On Sunday, I changed my clothes twelve times.
It was one of those days where nothing seemed to go right. My husband and I had argued about something trivial. The house was a mess. I had a long list of emails to catch up on. And I suffered a humiliating fall in front of my kids while playing tennis. Earlier in the week, I had bought a pair of jeans from Urban Outfitters, a store whose clothes seem better suited for long-limbed gangly teenagers than a middle aged mom such as myself. They were slim cut with a playful polka dot print and ended right at my ankles. I wanted these jeans to work for me. I wanted them to make me look laid-back and relaxed and youthful. I wanted them to turn me into the wistful models in the Urban Outfitters catalog, with their long straight hair and penchant for standing on cliffs in the middle of the desert staring out blankly at nothing.
I slid the jeans on and paired them with a selection of tee shirts and button-downs and thin knit sweaters. Nothing worked. The jeans constricted around my stomach and thighs. I felt myself becoming anxious. I changed and changed again, until clothes piled in a depressing heap on my bed. I felt fat. I know fat is not a feeling, but that was all I could think about. I was old and fat.
I had eaten a big meal out with my husband the night before, a meal I couldn't stop thinking it. The food was luscious - the kind that features butter as both a main ingredient and a garnish, and I felt guilty about eating it. I felt like the jeans were punishing me for it. It was hard for me to even decide if I'd liked what I'd eaten because the meal was so indulgent. I couldn't separate the guilty feelings I had from eating foods I classified as "bad" with whether I had even liked them in the first place. The jeans only made my confusion more pronounced.
There is so much discomfort about food and what normal eating is. We worry about our weight and qualify foods into "good" or "bad" types. We count calories and carefully monitor what we do and do not eat. We might shun foods that are actually good for us in an effort to avoid weight gain. Whether we count points, calories or fat grams or keep a food journal or observe and restrict ourselves in other ways, the message is the same: Following the rules is more important that actually tasting or even enjoying what we're eating. So it's no surprise that we lose touch with our bodies, and get iffy about signs that we're even hungry or full, and feel guilty when we do eat. Sometimes, once a meal is over, we often don't realize how much we ate. At the end of the day we might even struggle to recall what we put in our bodies.

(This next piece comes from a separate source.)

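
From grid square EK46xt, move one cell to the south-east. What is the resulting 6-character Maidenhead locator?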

Yesterday I came across an article which quoted Ellyn Satter, a renowned eating and feeding expert and a registered dietician and therapist. I love Satter’s definition of normal eating:
Normal eating is going to the table hungry and eating until you are satisfied. It is being able to choose food you like and eat it and truly get enough of it -not just stop eating because you think you should. Normal eating is being able to give some thought to your food selection so you get nutritious food, but not being so wary and restrictive that you miss out on enjoyable food. Normal eating is giving yourself permission to eat sometimes because you are happy, sad or bored, or just because it feels good. Normal eating is mostly three meals a day, or four or five, or it can be choosing to munch along the way. It is leaving some cookies on the plate because you know you can have some again tomorrow, or it is eating more now because they taste so wonderful. Normal eating is overeating at times, feeling stuffed and uncomfortable. And it can be undereating at times and wishing you had more. Normal eating is trusting your body to make up for your mistakes in eating. Normal eating takes up some of your time and attention, but keeps its place as only one important area of your life.
In short, normal eating is flexible. It varies in response to your hunger, your schedule, your proximity to food and your feelings.I worry about enjoying eating. Especially during times like now when I find myself trying more foods I've previously been uncomfortable with. I feel ashamed that I like to eat, and wish that food was just neutral to me. But enjoying food, as Satter writes on her website, is healthy.
Eating is supposed to be enjoyable. For too many of us, eating represents trouble. We feel guilty if we eat what we ”shouldn’t” and deprived if we eat what we ”should.” We eat more than we think we should, and we worry about weight. Surveys show that when the joy goes out of eating, nutrition suffers.I don't have a very refined palette, but honestly, I adore food. I love the memories certain foods have for me - latkes at Hanukkah and cookies during Christmas; a particularly memorable piece of strawberry creme cake devoured during my 26th birthday while living in Brooklyn; the sushi my husband and I ate during one of our first dates. But of course, because I’m a woman, and because I’m a woman who grew up in an era of food awareness, in a household that reinforced dieting, I can't love food without reservation.
What's your relationship with food? How often do you feel guilty after eating? Do you categorize foods as "good" or "bad"? Do you ever feel confused about what normal eating is?